Interdisciplinary studies offer some of the most refreshing insights into a subject matter. That is even more significant when one of those studies is theology. Theology, once called the Queen of “sciences,” has something to contribute to every discussion. After all, the whole world was created by God and all of life is lived before God (Coram Deo). Therefore, all things are related to God. Scott Harrower takes that seriously, and seeks to apply theological truth to the realm of trauma studies. In God of All Comfort he demonstrates the therapeutic resources found in the Triune God of Scripture. This book makes a compelling case for psychology’s need for robust theology.
Harrower is Associate Professor of Theology and History at Ridley College in Melbourne. His bio lists that he is also an Anglican pastor and, previously, held positions in medical research and in trauma rooms. He is a man who has had feet in two worlds, the world of theological studies and the world of trauma studies. He evidences his acumen in both throughout the book. Harrower can discuss, with equal ease, the narrative of the Old Testament, expositions of the Gospel of Matthew, and common traits of trauma survivors. He is well read and able to synthesize ideas.
The book is broken down into three parts. Part one focuses on setting context and defining terminology. Harrower explores here the nature of “horrors,” the relationship between “horrors” and “trauma,” and common issues “arising from horrors.” These chapters raise the reader’s awareness of the problem and the challenges that the horrors of this world present to individuals as well as to theology. Part two shifts focus to issues of interpretation. Here, he explores the difference between a trauma hermeneutic and a “blessed reading,” as he calls it. Harrower uses the Gospel of Matthew as his primary text, exploring both how trauma can reframe a person’s reading of Matthew and how a “blessed reading” of the gospels can reframe our experience of the world post-trauma. Part Three turns specifically to the therapeutic value of knowing the triune God and all that he has to offer to those who have suffered trauma. He focuses on three key elements of recovery from trauma: safety, story, and community, relating each back to God himself.
Harrower does an excellent job in this book of demonstrating the relevance of God and Scripture for even massive problems like trauma. He interacts well with the respected literature, citing countless Christian psychologists throughout. Of interest, however, is the fact that he shows some of the limitations of that current literature. He notes the ways in which, for example, many counselors limit the resources that the Bible has to offer. So, “horror-attuned” readings of the Bible, paranoid readings, or trauma hermeneutics tend to “selectively receive some Scriptures as helpful and not others.” He writes:
The operative assumption appears to be that only some Scriptures are sensitive to trauma, and thus only some are helpful for recovery from trauma. Instead of approaching the Gospels as coherent literary units, trauma theorists tend to read them very selectively. The general tendency of trauma theorists is to focus their work on those parts of the Gospel stories that speak about Jesus’ death and trauma, his death on the cross, his experience of being dead (Holy Saturday), and his perpetual wounding…the operative interpretation is to underemphasize Jesus’ life after his death; this means that his resurrection and his victory over death are only a minor consideration.(81)

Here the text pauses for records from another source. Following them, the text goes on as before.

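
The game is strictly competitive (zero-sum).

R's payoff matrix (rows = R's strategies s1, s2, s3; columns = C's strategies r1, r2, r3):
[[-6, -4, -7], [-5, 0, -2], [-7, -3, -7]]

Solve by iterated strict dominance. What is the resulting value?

-5

Column r2 is strictly dominated by r1 for C (-6<-4, -5<0, -7<-3); eliminate r2.
Row s1 is strictly dominated by row s2 (-5>-6, -2>-7); eliminate s1.
Row s3 is strictly dominated by row s2 (-5>-7, -2>-7); eliminate s3.
Column r3 is strictly dominated by r1 for C (-5<-2); eliminate r3.
Only (s2, r1) remains, with payoff -5.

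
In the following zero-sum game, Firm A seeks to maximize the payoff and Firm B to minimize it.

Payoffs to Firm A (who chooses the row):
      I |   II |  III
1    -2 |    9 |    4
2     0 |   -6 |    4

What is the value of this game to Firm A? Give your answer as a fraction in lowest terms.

-12/17

Column III is strictly dominated by I for Firm B (it gives Firm A more in every row).
The remaining 2×2 game on (1, 2) × (I, II) has no saddle point. Let Firm A play 1 with probability p; indifference gives −2p = 9p − 6(1−p), so p = 6/17.
Similarly Firm B's optimal q on I is 15/17, and the value is -2·(15/17) + (9)·(2/17) = -12/17.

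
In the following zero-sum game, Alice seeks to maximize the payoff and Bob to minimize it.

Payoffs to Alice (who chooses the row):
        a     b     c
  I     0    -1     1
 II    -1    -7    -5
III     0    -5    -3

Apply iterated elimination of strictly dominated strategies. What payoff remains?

Row II is strictly dominated by row I (0>-1, -1>-7, 1>-5); eliminate II.
Column c is strictly dominated by b for Bob (-1<1, -5<-3); eliminate c.
Column a is strictly dominated by b for Bob (-1<0, -5<0); eliminate a.
Row III is strictly dominated by row I (-1>-5); eliminate III.
Only (I, b) remains, with payoff -1.

-1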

In contrast to these theorists and professionals, Harrower demonstrates how robust theology, including doctrines like the resurrection and most notably the Trinity, can be exceedingly helpful to those who suffer.

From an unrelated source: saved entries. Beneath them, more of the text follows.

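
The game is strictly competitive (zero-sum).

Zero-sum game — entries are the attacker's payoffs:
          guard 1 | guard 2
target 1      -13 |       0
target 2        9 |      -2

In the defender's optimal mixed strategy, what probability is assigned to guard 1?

Row minima are -13 and -2, so the attacker's maximin is -2; column maxima are 9 and 0, so the defender's minimax is 0. These differ, so the equilibrium is in mixed strategies.
Let the defender play guard 1 with probability q. The attacker is indifferent when −13q = 9q − 2(1−q), giving q = 1/12.

1/12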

The book is certainly academic in nature – it is part of Lexham Press’s series Studies in Historical & Systematic Theology. Readers will need some basic familiarity with the relevant literature in order to be able to interact with the book, but it is not so specialized that only those with doctorates in theology or psychology can access the content.
The book is not, strictly speaking, a Biblical Counseling text. In fact there is not a great deal of discussion regarding application of doctrine in concrete exercises or any discussion of the counseling or therapeutic process. Yet, there is a great deal of insight to be found here. As a counselor I found myself often excited about what Harrower was developing and taking notes to further generate ideas on the development of counseling strategies. This was a very interesting book and offers some fresh insights into the dynamic interplay between Christian theology and trauma recovery. Far too often Christian counselors will settle for worldly techniques and limit the usefulness of Scripture, but God and His Word have much to offer!